Grotto: You saw him, the guy's a grim reaper.
Foggy: How do I look?
Karen: Uh, semi-professional... No! Foggy, I'm kidding! You'll be fine.
Both Foggy and Karen prove this episode that they share a very awkward yet ever-present sense of humor, usually when under duress.
Karen: How long can I tell myself this is all just bad luck? Fisk, and now this guy, I mean, what if I'm drawing this stuff my way?
Foggy: You're not. You're going to be fine. Punisher's just a nickname.
Karen: Yeah, well, what if I deserve it?
Seriously, we've gotta learn a bit more about Karen this season. I want this, but part of me also dreads it.
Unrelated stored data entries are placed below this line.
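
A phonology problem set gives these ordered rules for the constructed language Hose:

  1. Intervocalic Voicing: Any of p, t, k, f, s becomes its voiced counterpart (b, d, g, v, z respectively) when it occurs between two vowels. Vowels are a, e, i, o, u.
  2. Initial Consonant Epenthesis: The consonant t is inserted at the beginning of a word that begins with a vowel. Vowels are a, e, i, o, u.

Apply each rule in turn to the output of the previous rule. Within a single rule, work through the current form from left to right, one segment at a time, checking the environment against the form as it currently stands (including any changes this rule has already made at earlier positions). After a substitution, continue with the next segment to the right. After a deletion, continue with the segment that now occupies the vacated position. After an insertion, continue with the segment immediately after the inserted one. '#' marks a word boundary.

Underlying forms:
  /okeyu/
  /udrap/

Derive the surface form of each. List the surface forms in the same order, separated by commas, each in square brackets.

/okeyu/:
  1 Intervocalic Voicing: [okeyu] → [ogeyu]
  2 Initial Consonant Epenthesis: [ogeyu] → [togeyu]
/udrap/:
  1 Intervocalic Voicing: no change — [udrap]
  2 Initial Consonant Epenthesis: [udrap] → [tudrap]

[togeyu], [tudrap]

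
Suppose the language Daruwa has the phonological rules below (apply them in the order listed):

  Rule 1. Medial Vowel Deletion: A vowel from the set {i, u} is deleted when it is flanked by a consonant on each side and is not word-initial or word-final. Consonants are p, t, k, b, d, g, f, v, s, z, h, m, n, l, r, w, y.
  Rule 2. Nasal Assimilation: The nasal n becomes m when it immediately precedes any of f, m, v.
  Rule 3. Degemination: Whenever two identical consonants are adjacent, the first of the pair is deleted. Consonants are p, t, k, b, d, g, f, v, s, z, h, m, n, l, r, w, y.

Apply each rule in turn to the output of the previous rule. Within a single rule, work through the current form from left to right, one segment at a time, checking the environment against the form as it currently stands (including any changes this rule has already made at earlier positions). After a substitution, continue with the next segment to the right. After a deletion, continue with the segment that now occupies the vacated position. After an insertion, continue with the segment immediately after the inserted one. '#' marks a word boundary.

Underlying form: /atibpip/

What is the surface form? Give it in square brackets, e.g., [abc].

[atbp]

Rule 1 Medial Vowel Deletion: [atibpip] → [atbpp]
Rule 2 Nasal Assimilation: no change — [atbpp]
Rule 3 Degemination: [atbpp] → [atbp]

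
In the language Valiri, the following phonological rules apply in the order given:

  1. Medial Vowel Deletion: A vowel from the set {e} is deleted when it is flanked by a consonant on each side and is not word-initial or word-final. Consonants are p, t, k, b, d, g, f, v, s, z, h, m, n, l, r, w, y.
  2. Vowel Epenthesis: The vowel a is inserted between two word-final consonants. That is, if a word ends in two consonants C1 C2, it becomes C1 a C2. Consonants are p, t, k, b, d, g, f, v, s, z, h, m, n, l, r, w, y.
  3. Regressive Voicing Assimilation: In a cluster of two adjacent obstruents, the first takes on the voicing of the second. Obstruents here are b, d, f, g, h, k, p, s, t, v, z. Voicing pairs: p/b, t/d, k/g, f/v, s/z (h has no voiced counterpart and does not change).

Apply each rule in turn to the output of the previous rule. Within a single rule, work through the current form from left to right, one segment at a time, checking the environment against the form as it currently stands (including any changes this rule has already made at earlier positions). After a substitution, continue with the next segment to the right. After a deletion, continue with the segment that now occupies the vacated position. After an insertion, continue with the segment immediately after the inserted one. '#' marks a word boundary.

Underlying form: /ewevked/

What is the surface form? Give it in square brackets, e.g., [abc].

[ewfkad]

1 Medial Vowel Deletion: [ewevked] → [ewvkd]
2 Vowel Epenthesis: [ewvkd] → [ewvkad]
3 Regressive Voicing Assimilation: [ewvkad] → [ewfkad]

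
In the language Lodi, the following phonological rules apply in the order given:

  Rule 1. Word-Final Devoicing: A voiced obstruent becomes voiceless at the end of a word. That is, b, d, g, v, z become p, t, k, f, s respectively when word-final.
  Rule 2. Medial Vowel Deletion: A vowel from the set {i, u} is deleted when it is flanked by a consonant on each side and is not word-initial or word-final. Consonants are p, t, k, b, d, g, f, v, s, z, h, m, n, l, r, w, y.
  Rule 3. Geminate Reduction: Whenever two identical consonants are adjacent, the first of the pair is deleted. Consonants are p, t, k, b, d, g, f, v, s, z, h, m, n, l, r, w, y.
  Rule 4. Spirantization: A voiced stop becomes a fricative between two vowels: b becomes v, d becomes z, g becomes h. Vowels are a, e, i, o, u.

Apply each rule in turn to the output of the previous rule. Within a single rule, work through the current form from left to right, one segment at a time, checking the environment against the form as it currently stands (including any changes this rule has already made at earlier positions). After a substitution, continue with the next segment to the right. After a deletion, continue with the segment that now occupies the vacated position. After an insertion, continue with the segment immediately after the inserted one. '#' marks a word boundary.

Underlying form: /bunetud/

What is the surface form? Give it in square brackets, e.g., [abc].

[bnet]

Rule 1 Word-Final Devoicing: [bunetud] → [bunetut]
Rule 2 Medial Vowel Deletion: [bunetut] → [bnett]
Rule 3 Geminate Reduction: [bnett] → [bnet]
Rule 4 Spirantization: no change — [bnet]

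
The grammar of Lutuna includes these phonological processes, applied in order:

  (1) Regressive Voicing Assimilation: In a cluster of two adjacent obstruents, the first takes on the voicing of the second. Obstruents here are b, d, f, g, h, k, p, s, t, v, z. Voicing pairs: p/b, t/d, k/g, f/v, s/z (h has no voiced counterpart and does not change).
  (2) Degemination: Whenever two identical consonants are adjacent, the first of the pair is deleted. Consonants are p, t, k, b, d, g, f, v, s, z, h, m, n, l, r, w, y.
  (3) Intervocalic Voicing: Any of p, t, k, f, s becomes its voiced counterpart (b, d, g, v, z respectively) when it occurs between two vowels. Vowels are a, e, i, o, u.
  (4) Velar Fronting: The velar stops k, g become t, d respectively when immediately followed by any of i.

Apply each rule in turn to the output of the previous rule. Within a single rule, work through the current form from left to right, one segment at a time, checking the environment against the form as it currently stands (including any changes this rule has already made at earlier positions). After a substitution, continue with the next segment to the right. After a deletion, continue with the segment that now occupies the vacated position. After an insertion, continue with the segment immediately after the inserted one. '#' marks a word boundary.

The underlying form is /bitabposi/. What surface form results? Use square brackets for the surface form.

[bidabozi]

(1) Regressive Voicing Assimilation: [bitabposi] → [bitapposi]
(2) Degemination: [bitapposi] → [bitaposi]
(3) Intervocalic Voicing: [bitaposi] → [bidabozi]
(4) Velar Fronting: no change — [bidabozi]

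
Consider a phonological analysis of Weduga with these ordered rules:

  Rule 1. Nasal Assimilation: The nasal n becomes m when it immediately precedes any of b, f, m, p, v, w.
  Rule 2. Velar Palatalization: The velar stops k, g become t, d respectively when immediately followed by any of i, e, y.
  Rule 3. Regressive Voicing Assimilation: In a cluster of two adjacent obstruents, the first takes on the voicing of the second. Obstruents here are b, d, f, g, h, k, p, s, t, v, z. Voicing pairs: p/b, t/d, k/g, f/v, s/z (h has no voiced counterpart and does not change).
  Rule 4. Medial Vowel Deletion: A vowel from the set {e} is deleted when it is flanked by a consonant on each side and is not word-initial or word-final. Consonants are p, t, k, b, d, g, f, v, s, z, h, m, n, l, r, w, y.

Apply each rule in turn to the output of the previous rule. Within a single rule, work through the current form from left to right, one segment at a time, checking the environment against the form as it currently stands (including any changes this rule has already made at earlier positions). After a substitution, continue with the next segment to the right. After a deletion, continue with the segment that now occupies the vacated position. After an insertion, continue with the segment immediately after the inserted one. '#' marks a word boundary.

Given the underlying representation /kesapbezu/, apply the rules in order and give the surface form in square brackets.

Rule 1 Nasal Assimilation: no change — [kesapbezu]
Rule 2 Velar Palatalization: [kesapbezu] → [tesapbezu]
Rule 3 Regressive Voicing Assimilation: [tesapbezu] → [tesabbezu]
Rule 4 Medial Vowel Deletion: [tesabbezu] → [tsabbzu]

[tsabbzu]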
If I know my comics history, life is never a sweet bed of roses for Karen Page.
Matt: Well, you know I'm blind.
Karen: Yeah, and you know I'm not an idiot.
Karen: There is something about this city that makes good people want to shoot their way out of bad situations.
Matt: ... You think this Punisher is a "good" person.
Karen: No, I just think... he could be any one of us.
Karen seems to be relating to The Punisher. I'm thinking it must be how she copes with her guilt over gunning a man down herself.
A pretty good episode, but I think it's still warming up for something better. I don't think, I know, because I'm watching this season as fast as I can. Very happy to be helping write reviews for Daredevil. Three out of four photos of dead men.